Eggs – Older people who suffer from Vitamin D deficiency show faster rates of cognative decline than people with satisfactory levels of Vitamin D (according to a new research from the University of Califoria Davis Alzheimer’s Disease Center at Rutgers University) The good news is that you and your child can get your daily dose of D in eggs! Be sure you eat the yolks, that is where the brain-protective nutrients are located. Breakfast, lunch or dinner. Hard-boiled, scrambled, deviled, or sunny side up, the texture of eggs changes depending on how you cook it. Experiment to find out how your child favors his but if he is reluctant to eat eggs however you present them, here are some sneakier ways to pass the egg.
~Pasta carbonara (using whatever veggies, cheese and meat your child likes)
~Crack one in his soup and stir it.
~Chop a hard boiled egg into whatever food they already like; mac and cheese, rice, quesadilla, guacamole.
`Egg sandwich (try scrambled, fried / hard boiled)
~Banana pancakes; blend 2 eggs and one ripe banana and pour it on a griddle as if it were pancake batter. Bonus for adding chia or ground flaxseeds, but don’t get greedy and scare them off.
Peanut butter (or even better, almond butter) – Store bought or home made with peanuts and a pinch of salt in a blender, this spread has thiamine and magnesium that enables brain activity but also has a calming affect on the central nervous system helping kids to focus. Try chunky and smooth to see which your child prefers.
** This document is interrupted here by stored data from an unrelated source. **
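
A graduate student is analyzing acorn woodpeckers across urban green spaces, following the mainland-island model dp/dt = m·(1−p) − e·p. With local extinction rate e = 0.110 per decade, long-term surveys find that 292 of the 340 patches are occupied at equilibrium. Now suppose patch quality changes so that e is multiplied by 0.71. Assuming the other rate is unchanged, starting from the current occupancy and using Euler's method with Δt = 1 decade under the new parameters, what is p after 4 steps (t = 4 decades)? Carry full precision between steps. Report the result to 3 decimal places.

0.895

Observed p* = 292/340 = 0.85882.
Balance m(1−p*) = e·p* gives m = e·p*/(1−p*) = 0.110×0.85882/0.14118 = 0.66917.
Starting from p₀ = 0.85882; update p ← p + (dp/dt)·Δt with the new parameters.
t = 1: p = 0.85882 + (+0.02740) = 0.88622
t = 2: p = 0.88622 + (+0.00692) = 0.89314
t = 3: p = 0.89314 + (+0.00175) = 0.89489
t = 4: p = 0.89489 + (+0.00044) = 0.89534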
~smear it on waffles. Extra credit for adding a banana/ raisin face on the waffle.
~Make nut butter with your child, using whichever nuts she likes. Spanish peanuts work well, roasted or raw, because they have more oil than other peanuts. Whole Foods and other grocery stores sometimes have a machine to grind your own.
~ Spread it on toast. Top with fruit if they like. (apple/banana)
~Add a spoonful to a smoothie or a bowl of oatmeal.
~Straight from the jar with a spoon. They might think that is fun if it’s usually forbidden.
~Peanut butter sandwich. Preferably on whole grain, sprouted bread but that might be pushing too much. If they like jelly, spread peanut butter on both pieces of bread and the jelly in the middle. The peanut butter keeps the jelly from soaking into the bread and making it soggy. Other substitutes for jelly could be banana, honey, Nutella, or marshmallow fluff. Ask your kids what they would like in there. I watched kids put potato chips on the peanut butter and loved it. For a twist put the peanut butter and topping on one slice of bread, cut off the crust, roll the bread tightly and slice it sushi style.
~If your child won’t eat peanut butter but does like peanut butter cup candy, make your own using dark chocolate and don’t add sugar to the peanut butter. There are so many things to make with peanut butter from cookies to protein balls.
“““““““““““““““““““““““““““““““““““““““““““““““Mealtimes should be fun and not a battleground so keep it light in offering food. Offer healthy foods and then don’t stress if they eat the same things over and over. Try not to have less sugary foods in the house. Let them play with their food. That asparagus spear sword fight could lead to tasting it and liking it. Have a utensil free meal to get the kids laughing. Praying before you eat helps everyone start the meal feeling grateful and focused on something bigger than the food.